Son las siete de la tarde. Al llegar a la puerta del taller, un aroma artificial pero dulce me indica que es el lugar correcto. Entro en el pasillo y miro hacia a la izquierda: ahí se encontraba el protagonista de esta historia. Como todos los días estaba acompañado por su nieto Mathías, encargado del mate en ese momento; la radio que ponía el sonido ambiente, y una innumerable cantidad de zapatos, botas, pelotas y otros artículos que contextualizaba el lugar.
Como no podía ser de otra manera, el zapatero por excelencia, ya se mostraba con sus manos ocupadas; en una un zapato esperaba ser reparado y en la otra, el pegamento hacía lo suyo. José Guerrieri, uniformado con su particular delantal, me saluda con una sonrisa y me invita a pasar. Con solo dar un paso pude entrar a un nuevo mundo dentro de nuestro querido San Andrés de Giles.
Mientras nos sentábamos junto a una estantería abarrotada de zapatos, José me cuenta sus incios: “Empecé en el ’46 como empleado de una zapatería” se lo nota nostálgico, como mirando a ese pibe de trece años que fue alguna vez. “Tuve que renunciar por algunos problemas de salud y después empecé el Servicio Militar, en donde me dedicaba a arreglar los zapatos del cuartel. Una vez que me dieron la baja, ya puse mi propio taller en los 60´ y a la vez trabajaba en la Policía reparando calzado. Me decían ´Sin Guerrieri esta comisaría no camina‘”.
El relato de José se interrumpe por momentos, algunos clientes pasan a buscar sus zapatos y pelotas. Afuera no hay ningún cartel. El lugar tampoco se encuentra publicitado en los medios de comunicación, es que en San Andrés de Giles, Guerrieri y zapatería son sinónimos y el marketing se vuelve prescindible cuando la calle habla por sí sola. “Son años viste… Me conocen porque estoy hace mucho en esto. Yo le he reparado cosas a abuelos, padres e hijos y además trabajo mucho con los clubes. Por ejemplo El Frontón y el Club Victoria siempre que se les pincha alguna pelota la traen acá”.
José habla de su profesión y le brillan los ojos: “esto para mí no es un trabajo, es una pasión. Cuando no estoy acá, extraño y quiero volver”. Mathías, que estaba arreglando un zapato de mujer, se da vuelta y sonriendo me dice: “él podría vivir de la jubilación de la policía y sin embargo viene todos los días acá”. Guerrieri le devuelve la sonrisa y continúa: “es que esto me ayuda a estar bien. Uno tiene que estar activo porque si no le agarra el viejazo y la cabeza empieza a fallar”.

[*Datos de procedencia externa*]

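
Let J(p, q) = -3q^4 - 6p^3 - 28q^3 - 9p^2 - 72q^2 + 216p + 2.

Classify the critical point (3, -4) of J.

local maximum

The mixed partial ∂²J/∂p∂q is 0, so the Hessian at any point is diag(J_pp, J_qq) = diag(-18(2p + 1), -12(3q^2 + 14q + 12)).
At (3, -4): H = diag(-126, -48).
Both eigenvalues are negative, so H is negative definite: a local maximum.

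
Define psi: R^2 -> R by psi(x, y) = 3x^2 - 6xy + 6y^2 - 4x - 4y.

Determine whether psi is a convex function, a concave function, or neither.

psi is quadratic, so its Hessian is the constant matrix H = [[6, -6], [-6, 12]].
det(H) = 36, tr(H) = 18.
det(H) > 0 and tr(H) > 0, so H is positive definite everywhere: convex.

convex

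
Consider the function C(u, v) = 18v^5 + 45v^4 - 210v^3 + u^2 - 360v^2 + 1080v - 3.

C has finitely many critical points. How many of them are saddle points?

2

C separates as a function of u plus a function of v, so ∇C=0 decouples.
∂C/∂u = 2u = 0 at u ∈ {0}; ∂C/∂v = 90(v - 2)(v - 1)(v + 2)(v + 3) = 0 at v ∈ {-3, -2, 1, 2}.
The Hessian is diagonal: diag(C_uu, C_vv). Second derivatives: C_uu(0)=2; C_vv(-3)=-1800, C_vv(-2)=1080, C_vv(1)=-1080, C_vv(2)=1800.
Saddle points occur where the two diagonal entries have opposite signs: (0, -3), (0, 1). Count: 2.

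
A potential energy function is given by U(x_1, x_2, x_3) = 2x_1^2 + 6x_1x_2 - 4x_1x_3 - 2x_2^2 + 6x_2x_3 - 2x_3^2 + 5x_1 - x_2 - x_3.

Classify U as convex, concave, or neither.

neither

U is quadratic, so its Hessian is the constant matrix H = [[4, 6, -4], [6, -4, 6], [-4, 6, -4]].
Leading principal minors: 4, -52, -160.
Neither pattern holds ⇒ H is indefinite ⇒ neither convex nor concave.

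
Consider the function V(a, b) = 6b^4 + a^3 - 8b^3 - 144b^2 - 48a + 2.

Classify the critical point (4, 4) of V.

The mixed partial ∂²V/∂a∂b is 0, so the Hessian at any point is diag(V_aa, V_bb) = diag(6a, 24(3b^2 - 2b - 12)).
At (4, 4): H = diag(24, 672).
Both eigenvalues are positive, so H is positive definite: a local minimum.

local minimum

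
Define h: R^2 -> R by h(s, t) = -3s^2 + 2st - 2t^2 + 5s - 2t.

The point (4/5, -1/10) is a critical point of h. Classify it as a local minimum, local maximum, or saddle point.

The Hessian of h is constant: H = [[-6, 2], [2, -4]].
det(H) = (-6)·(-4) − 2² = 20.
det(H) > 0 and tr(H) = -10 < 0, so H is negative definite and the point is a local maximum.

local maximum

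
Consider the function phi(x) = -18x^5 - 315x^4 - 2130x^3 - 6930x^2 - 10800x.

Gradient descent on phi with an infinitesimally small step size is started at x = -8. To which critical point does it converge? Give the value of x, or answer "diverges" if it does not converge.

phi'(x) = -90(x + 2)(x + 3)(x + 4)(x + 5), so phi'(-8) = -32400.
Gradient descent moves in the -phi' direction, i.e. x is increasing.
The nearest critical point in that direction is x = -5, where phi'' = 540 > 0 (a local minimum). The iterate converges there.

-5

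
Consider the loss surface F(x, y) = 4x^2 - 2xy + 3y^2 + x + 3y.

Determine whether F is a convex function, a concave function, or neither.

convex

F is quadratic, so its Hessian is the constant matrix H = [[8, -2], [-2, 6]].
det(H) = 44, tr(H) = 14.
det(H) > 0 and tr(H) > 0, so H is positive definite everywhere: convex.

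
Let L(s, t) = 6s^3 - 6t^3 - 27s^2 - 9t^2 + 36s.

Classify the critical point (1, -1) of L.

The mixed partial ∂²L/∂s∂t is 0, so the Hessian at any point is diag(L_ss, L_tt) = diag(18(2s - 3), -18(2t + 1)).
At (1, -1): H = diag(-18, 18).
The eigenvalues have opposite signs, so H is indefinite: a saddle point.

saddle point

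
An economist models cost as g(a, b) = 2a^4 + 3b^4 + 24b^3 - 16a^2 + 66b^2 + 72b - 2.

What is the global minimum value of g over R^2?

-61

g(a,b) separates as P(a) + Q(b) − 2, so its minimum is min P + min Q − 2.
P'(a) = 8a(a - 2)(a + 2) vanishes at a ∈ {-2, 0, 2}; Q'(b) = 12(b + 1)(b + 2)(b + 3) vanishes at b ∈ {-3, -2, -1}.
Local minima of P (where P''>0): P(-2)=-32, P(2)=-32. Local minima of Q: Q(-3)=-27, Q(-1)=-27.
So the global minimum of g is P(-2) + Q(-3) − 2 = -32 − 27 − 2 = -61, attained at (-2, -3).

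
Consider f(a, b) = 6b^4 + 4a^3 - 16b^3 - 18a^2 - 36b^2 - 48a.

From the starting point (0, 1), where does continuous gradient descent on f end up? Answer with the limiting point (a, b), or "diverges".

(4, 3)

f is separable, so gradient descent decouples: a follows -∂f/∂a, b follows -∂f/∂b.
∂f/∂a = 12(a - 4)(a + 1); at a=0 this is -48, so a increases.
∂f/∂b = 24b(b - 3)(b + 1); at b=1 this is -96, so b increases.
a converges to its nearest critical value 4 (a local min of the a-part); b converges to 3. The iterate converges to (4, 3).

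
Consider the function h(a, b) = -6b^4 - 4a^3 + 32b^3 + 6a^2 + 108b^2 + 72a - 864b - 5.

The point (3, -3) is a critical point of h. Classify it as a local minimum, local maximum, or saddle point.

The mixed partial ∂²h/∂a∂b is 0, so the Hessian at any point is diag(h_aa, h_bb) = diag(12(-2a + 1), 24(-3b^2 + 8b + 9)).
At (3, -3): H = diag(-60, -1008).
Both eigenvalues are negative, so H is negative definite: a local maximum.

local maximum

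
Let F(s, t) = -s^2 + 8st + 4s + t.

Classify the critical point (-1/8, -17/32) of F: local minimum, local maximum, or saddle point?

The Hessian of F is constant: H = [[-2, 8], [8, 0]].
det(H) = (-2)·0 − 8² = -64.
Since det(H) < 0, H is indefinite and the critical point is a saddle point.

saddle point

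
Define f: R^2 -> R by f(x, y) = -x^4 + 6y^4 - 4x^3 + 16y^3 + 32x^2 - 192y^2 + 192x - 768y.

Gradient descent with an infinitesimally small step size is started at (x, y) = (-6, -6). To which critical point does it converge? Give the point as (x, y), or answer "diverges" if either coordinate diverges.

diverges

f is separable, so gradient descent decouples: x follows -∂f/∂x, y follows -∂f/∂y.
∂f/∂x = -4(x - 4)(x + 3)(x + 4); at x=-6 this is 240, so x decreases.
∂f/∂y = 24(y - 4)(y + 2)(y + 4); at y=-6 this is -1920, so y increases.
The x-coordinate has no critical point in that direction and runs off to infinity.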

El zapatero me despide con un beso. Salgo a la vereda y desde la ventana puedo ver que ya se encuentra de nuevo trabajando, con la mirada atenta, casi como si no pudiera hacer otra cosa más que reparar ese calzado en particular. En un mundo cada vez más virtual, donde la frialdad gana terreno, desde un viejo taller de la calle Yrigoyen hay un maestro que todavía habla de pasiones.